Espérons que la révolution de fab@home qui relocalise la fabrication des objets à la maison ou dans le quartier permettra de . De rétablir une industrie plus saine.
On comprends aussi a quel point Internet et la diffusion des information à grande échelle va gêner ces gens la, encore une fois en bouleversant la notion de propriété privée d’une part, et des "petits secrets / accords qui font les grand profits" d’autre part. Si Internet se fait boucler, il est certain que ce genre d’information ne sera pas autorisé : si on muselle internet pour sauvegarder l’industrie du CD, on le fera aussi pour les autres segments de marché.
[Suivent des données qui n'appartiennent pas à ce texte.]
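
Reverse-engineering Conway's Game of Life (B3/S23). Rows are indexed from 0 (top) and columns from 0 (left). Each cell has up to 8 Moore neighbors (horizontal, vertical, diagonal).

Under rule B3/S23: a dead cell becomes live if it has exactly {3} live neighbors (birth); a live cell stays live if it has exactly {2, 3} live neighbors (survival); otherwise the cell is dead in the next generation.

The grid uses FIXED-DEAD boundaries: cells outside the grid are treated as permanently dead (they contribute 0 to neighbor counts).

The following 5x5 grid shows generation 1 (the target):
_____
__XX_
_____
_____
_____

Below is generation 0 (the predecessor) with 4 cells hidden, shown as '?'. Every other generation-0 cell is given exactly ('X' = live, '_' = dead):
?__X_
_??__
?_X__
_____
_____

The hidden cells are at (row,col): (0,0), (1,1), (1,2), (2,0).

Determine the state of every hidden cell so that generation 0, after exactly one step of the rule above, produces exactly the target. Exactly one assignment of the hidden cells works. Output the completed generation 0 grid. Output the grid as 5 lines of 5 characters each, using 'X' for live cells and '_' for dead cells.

Hidden generation-0 cells (in order): (0,0), (1,1), (1,2), (2,0).
A hidden cell only influences target cells in its own 3x3 neighborhood. Try each of the 2^4 = 16 assignments, step the completed generation 0 forward once under B3/S23, and compare with the target:
  (0,0)=_ (1,1)=_ (1,2)=_ (2,0)=_ -> step gives (1,2)='_' but target has 'X' -> reject
  (0,0)=_ (1,1)=_ (1,2)=_ (2,0)=X -> step gives (1,2)='_' but target has 'X' -> reject
  (0,0)=_ (1,1)=_ (1,2)=X (2,0)=_ -> step reproduces the target at every cell -> ACCEPT
  (0,0)=_ (1,1)=_ (1,2)=X (2,0)=X -> step gives (1,1)='X' but target has '_' -> reject
  (0,0)=_ (1,1)=X (1,2)=_ (2,0)=_ -> step gives (1,3)='_' but target has 'X' -> reject
  (0,0)=_ (1,1)=X (1,2)=_ (2,0)=X -> step gives (1,1)='X' but target has '_' -> reject
  (0,0)=_ (1,1)=X (1,2)=X (2,0)=_ -> step gives (0,2)='X' but target has '_' -> reject
  (0,0)=_ (1,1)=X (1,2)=X (2,0)=X -> step gives (0,2)='X' but target has '_' -> reject
  (0,0)=X (1,1)=_ (1,2)=_ (2,0)=_ -> step gives (1,2)='_' but target has 'X' -> reject
  (0,0)=X (1,1)=_ (1,2)=_ (2,0)=X -> step gives (1,1)='X' but target has '_' -> reject
  (0,0)=X (1,1)=_ (1,2)=X (2,0)=_ -> step gives (1,1)='X' but target has '_' -> reject
  (0,0)=X (1,1)=_ (1,2)=X (2,0)=X -> step gives (2,1)='X' but target has '_' -> reject
  (0,0)=X (1,1)=X (1,2)=_ (2,0)=_ -> step gives (1,1)='X' but target has '_' -> reject
  (0,0)=X (1,1)=X (1,2)=_ (2,0)=X -> step gives (1,0)='X' but target has '_' -> reject
  (0,0)=X (1,1)=X (1,2)=X (2,0)=_ -> step gives (0,1)='X' but target has '_' -> reject
  (0,0)=X (1,1)=X (1,2)=X (2,0)=X -> step gives (0,1)='X' but target has '_' -> reject
Unique solution: (0,0)=dead, (1,1)=dead, (1,2)=live, (2,0)=dead.
Check: live-neighbor counts of every cell in the completed generation 0:
01211
02231
02120
01110
00000
Applying B3/S23 to generation 0 with these counts gives:
_____
__XX_
_____
_____
_____
which matches the target exactly.

Answer: ___X_
__X__
__X__
_____
_____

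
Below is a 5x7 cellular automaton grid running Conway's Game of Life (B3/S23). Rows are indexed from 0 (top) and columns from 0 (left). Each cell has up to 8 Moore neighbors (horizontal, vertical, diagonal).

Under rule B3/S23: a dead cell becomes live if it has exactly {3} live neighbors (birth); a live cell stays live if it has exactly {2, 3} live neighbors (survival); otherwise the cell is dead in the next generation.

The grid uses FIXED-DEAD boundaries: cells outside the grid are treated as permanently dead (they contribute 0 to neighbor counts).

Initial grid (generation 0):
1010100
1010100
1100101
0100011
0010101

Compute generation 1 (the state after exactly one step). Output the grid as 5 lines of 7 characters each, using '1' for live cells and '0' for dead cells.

Simulating step by step:
Generation 0 (given above): 16 live cells
Generation 1: 15 live cells
(generation 1 grid is the final answer)

Answer: 0000000
1010100
1011101
1111101
0000001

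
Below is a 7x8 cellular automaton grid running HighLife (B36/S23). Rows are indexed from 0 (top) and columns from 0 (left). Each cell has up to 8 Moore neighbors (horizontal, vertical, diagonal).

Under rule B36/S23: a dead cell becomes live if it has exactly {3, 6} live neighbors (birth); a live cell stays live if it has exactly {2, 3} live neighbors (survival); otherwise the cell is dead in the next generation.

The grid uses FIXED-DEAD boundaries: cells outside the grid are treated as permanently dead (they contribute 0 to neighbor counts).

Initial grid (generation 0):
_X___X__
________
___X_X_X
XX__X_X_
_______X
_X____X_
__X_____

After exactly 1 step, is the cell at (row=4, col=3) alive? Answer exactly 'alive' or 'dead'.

Answer: dead

Derivation:
Simulating step by step:
Generation 0 (given above): 13 live cells
Generation 1: 14 live cells
________
____X_X_
____XXX_
____XXXX
XX___XXX
________
________

Cell (4,3) at generation 1: 0 -> dead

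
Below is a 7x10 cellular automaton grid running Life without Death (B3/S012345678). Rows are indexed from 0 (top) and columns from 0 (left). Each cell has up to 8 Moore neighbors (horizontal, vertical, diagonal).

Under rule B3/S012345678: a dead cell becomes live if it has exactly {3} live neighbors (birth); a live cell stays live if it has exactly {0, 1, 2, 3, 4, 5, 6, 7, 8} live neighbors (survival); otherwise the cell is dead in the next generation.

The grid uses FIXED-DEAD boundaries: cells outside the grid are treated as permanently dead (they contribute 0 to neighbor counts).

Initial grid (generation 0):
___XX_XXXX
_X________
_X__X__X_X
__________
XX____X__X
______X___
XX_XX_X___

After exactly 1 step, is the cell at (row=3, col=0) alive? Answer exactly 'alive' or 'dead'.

Simulating step by step:
Generation 0 (given above): 21 live cells
Generation 1: 33 live cells
___XX_XXXX
_XXXXXX__X
_X__X__X_X
XX______X_
XX____X__X
__X___XX__
XX_XXXX___

Cell (3,0) at generation 1: 1 -> alive

Answer: alive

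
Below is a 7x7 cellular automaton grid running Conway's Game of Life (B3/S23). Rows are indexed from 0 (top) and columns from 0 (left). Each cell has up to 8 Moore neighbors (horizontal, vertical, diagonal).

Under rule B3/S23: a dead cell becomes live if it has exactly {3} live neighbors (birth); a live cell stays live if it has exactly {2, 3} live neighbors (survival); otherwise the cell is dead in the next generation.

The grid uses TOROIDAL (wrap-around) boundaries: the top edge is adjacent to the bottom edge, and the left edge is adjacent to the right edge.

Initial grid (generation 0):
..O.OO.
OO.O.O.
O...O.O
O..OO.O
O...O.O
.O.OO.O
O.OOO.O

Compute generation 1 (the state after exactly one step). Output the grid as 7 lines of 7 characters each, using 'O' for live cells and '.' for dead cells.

Answer: .......
OOOO...
..O....
.O.OO..
.OO....
.O.....
O.....O

Derivation:
Simulating step by step:
Generation 0 (given above): 26 live cells
Generation 1: 13 live cells
(generation 1 grid is the final answer)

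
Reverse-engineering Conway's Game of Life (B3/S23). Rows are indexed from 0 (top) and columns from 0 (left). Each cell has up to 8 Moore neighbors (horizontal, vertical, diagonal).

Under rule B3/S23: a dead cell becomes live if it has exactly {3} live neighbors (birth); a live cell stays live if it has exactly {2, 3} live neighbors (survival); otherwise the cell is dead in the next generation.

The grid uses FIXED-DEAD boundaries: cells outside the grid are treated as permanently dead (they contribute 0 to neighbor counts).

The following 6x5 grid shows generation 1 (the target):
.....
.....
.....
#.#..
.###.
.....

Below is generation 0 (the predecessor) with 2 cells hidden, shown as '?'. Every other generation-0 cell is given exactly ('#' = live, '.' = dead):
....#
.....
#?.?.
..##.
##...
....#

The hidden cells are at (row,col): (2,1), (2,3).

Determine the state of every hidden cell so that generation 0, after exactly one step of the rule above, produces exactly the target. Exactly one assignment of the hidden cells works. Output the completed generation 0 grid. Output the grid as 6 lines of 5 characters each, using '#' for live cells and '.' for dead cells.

Hidden generation-0 cells (in order): (2,1), (2,3).
A hidden cell only influences target cells in its own 3x3 neighborhood. Try each of the 2^2 = 4 assignments, step the completed generation 0 forward once under B3/S23, and compare with the target:
  (2,1)=. (2,3)=. -> step reproduces the target at every cell -> ACCEPT
  (2,1)=. (2,3)=# -> step gives (2,2)='#' but target has '.' -> reject
  (2,1)=# (2,3)=. -> step gives (2,1)='#' but target has '.' -> reject
  (2,1)=# (2,3)=# -> step gives (2,1)='#' but target has '.' -> reject
Unique solution: (2,1)=dead, (2,3)=dead.
Check: live-neighbor counts of every cell in the completed generation 0:
00010
11011
02221
34211
12332
22110
Applying B3/S23 to generation 0 with these counts gives:
.....
.....
.....
#.#..
.###.
.....
which matches the target exactly.

Answer: ....#
.....
#....
..##.
##...
....#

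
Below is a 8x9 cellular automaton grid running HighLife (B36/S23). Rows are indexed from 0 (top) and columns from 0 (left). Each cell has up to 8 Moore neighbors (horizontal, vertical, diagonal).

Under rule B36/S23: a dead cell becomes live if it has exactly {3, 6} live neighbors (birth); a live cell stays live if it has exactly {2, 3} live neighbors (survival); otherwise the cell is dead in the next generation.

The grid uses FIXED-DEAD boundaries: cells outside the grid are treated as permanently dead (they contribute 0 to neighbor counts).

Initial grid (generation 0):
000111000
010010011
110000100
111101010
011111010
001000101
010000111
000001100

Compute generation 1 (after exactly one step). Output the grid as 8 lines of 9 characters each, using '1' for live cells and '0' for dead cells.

Answer: 000111000
111110110
000111101
000001010
100001011
000010011
000000001
000001100

Derivation:
Simulating step by step:
Generation 0 (given above): 31 live cells
Generation 1: 27 live cells
(generation 1 grid is the final answer)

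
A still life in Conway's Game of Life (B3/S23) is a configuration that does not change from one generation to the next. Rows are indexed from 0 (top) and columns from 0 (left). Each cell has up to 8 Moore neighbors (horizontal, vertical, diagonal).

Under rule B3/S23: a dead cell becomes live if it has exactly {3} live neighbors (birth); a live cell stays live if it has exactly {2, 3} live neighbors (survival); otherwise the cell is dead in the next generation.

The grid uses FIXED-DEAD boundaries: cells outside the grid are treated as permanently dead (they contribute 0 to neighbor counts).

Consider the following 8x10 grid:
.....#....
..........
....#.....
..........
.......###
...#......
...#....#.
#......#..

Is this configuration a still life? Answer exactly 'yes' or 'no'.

Compute generation 1 and compare to generation 0 (given above):
Generation 1:
..........
..........
..........
........#.
........#.
.......#.#
..........
..........
Cell (0,5) differs: gen0=1 vs gen1=0 -> NOT a still life.

Answer: no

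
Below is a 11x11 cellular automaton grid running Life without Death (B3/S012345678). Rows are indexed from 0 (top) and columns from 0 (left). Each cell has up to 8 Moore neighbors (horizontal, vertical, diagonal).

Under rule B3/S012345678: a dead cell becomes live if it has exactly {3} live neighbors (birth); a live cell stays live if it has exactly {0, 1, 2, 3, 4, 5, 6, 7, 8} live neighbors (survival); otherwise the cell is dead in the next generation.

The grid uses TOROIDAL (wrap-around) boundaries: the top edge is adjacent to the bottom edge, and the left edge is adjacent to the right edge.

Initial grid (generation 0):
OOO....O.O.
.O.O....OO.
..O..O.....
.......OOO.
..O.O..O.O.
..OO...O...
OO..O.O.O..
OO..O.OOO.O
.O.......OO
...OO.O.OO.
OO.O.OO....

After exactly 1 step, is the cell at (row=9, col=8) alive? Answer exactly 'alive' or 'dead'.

Simulating step by step:
Generation 0 (given above): 46 live cells
Generation 1: 68 live cells
OOOOO.OO.O.
OO.O....OOO
..O..O.O...
...O..OOOO.
..O.O.OO.O.
..OOOOOO...
OO..O.O.OOO
OOO.O.OOO.O
.OOOO.O..OO
.O.OO.OOOO.
OO.O.OO..O.

Cell (9,8) at generation 1: 1 -> alive

Answer: alive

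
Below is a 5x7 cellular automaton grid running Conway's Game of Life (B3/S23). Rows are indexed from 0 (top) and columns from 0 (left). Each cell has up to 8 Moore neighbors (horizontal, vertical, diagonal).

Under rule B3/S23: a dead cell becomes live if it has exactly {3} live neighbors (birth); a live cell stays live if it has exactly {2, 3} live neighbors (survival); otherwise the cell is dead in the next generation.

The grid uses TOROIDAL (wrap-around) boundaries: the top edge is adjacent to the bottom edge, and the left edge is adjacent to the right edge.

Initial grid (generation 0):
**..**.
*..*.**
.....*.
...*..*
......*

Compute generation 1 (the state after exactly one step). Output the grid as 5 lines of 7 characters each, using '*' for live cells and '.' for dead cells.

Answer: .*..*..
**.....
*....*.
.....**
....*.*

Derivation:
Simulating step by step:
Generation 0 (given above): 12 live cells
Generation 1: 10 live cells
(generation 1 grid is the final answer)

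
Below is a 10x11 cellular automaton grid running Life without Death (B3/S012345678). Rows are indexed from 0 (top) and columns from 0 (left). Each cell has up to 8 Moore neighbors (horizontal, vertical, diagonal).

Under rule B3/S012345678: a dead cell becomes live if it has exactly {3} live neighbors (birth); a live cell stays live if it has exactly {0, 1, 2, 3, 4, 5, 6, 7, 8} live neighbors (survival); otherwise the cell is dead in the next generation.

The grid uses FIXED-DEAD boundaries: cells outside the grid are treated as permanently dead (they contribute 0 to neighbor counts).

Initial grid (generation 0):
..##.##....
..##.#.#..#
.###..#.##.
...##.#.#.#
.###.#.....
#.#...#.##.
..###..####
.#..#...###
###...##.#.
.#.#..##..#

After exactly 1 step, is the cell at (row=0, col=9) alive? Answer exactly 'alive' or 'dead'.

Simulating step by step:
Generation 0 (given above): 52 live cells
Generation 1: 67 live cells
..##.##....
..##.#.####
.###..#.###
...##.#.#.#
.###.##.#..
#.#..##.###
..####.####
##..###.###
####.###.#.
##.#..###.#

Cell (0,9) at generation 1: 0 -> dead

Answer: dead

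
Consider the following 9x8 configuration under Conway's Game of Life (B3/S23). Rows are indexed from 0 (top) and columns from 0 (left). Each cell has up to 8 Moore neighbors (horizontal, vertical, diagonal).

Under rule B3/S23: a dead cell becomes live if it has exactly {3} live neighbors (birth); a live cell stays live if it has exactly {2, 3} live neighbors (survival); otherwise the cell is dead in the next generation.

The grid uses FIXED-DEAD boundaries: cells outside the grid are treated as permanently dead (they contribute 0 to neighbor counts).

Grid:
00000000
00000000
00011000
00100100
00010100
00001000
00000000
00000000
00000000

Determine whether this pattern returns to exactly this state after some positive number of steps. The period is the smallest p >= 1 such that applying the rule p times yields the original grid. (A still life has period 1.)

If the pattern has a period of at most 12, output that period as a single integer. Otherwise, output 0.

Simulating and comparing each generation to the original:
Gen 0 (original, given above): 7 live cells
Gen 1: 7 live cells, MATCHES original -> period = 1

Answer: 1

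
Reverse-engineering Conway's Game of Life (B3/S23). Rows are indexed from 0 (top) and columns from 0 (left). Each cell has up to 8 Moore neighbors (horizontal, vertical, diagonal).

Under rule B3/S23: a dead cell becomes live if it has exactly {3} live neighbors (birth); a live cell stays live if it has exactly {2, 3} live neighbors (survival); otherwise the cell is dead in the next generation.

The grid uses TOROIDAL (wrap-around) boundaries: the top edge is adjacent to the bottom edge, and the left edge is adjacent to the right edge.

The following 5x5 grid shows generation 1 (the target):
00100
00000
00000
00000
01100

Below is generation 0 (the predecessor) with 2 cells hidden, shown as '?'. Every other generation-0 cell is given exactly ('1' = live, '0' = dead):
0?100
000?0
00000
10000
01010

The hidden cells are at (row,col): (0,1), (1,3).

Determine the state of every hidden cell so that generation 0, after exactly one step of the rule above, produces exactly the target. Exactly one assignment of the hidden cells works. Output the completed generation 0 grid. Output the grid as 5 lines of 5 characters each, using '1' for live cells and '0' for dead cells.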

Voila pourquoi l’espace de liberté qu’est Internet doit être à tout prix préservé, même s’il permet aussi des crimes comme la pédophilie ou le blanchiment d’argent sale. De toute manière, il ne faut pas se faire d’illusions, si les pédophiles courent tranquillement, ce n’est pas parce que Internet est libre, mais parce qu’il n’y a que très peu de policier très mal payés pour les traquer. En fait, ironiquement le système les protège car il a besoin d’épouvantails pour mettre en place ses barrières, frontières, douanes, impôts et contrôle de toutes sortes qui eux même produisent tant d’aliénation que certaines personnes cherchent des exutoires dans l’illégalité.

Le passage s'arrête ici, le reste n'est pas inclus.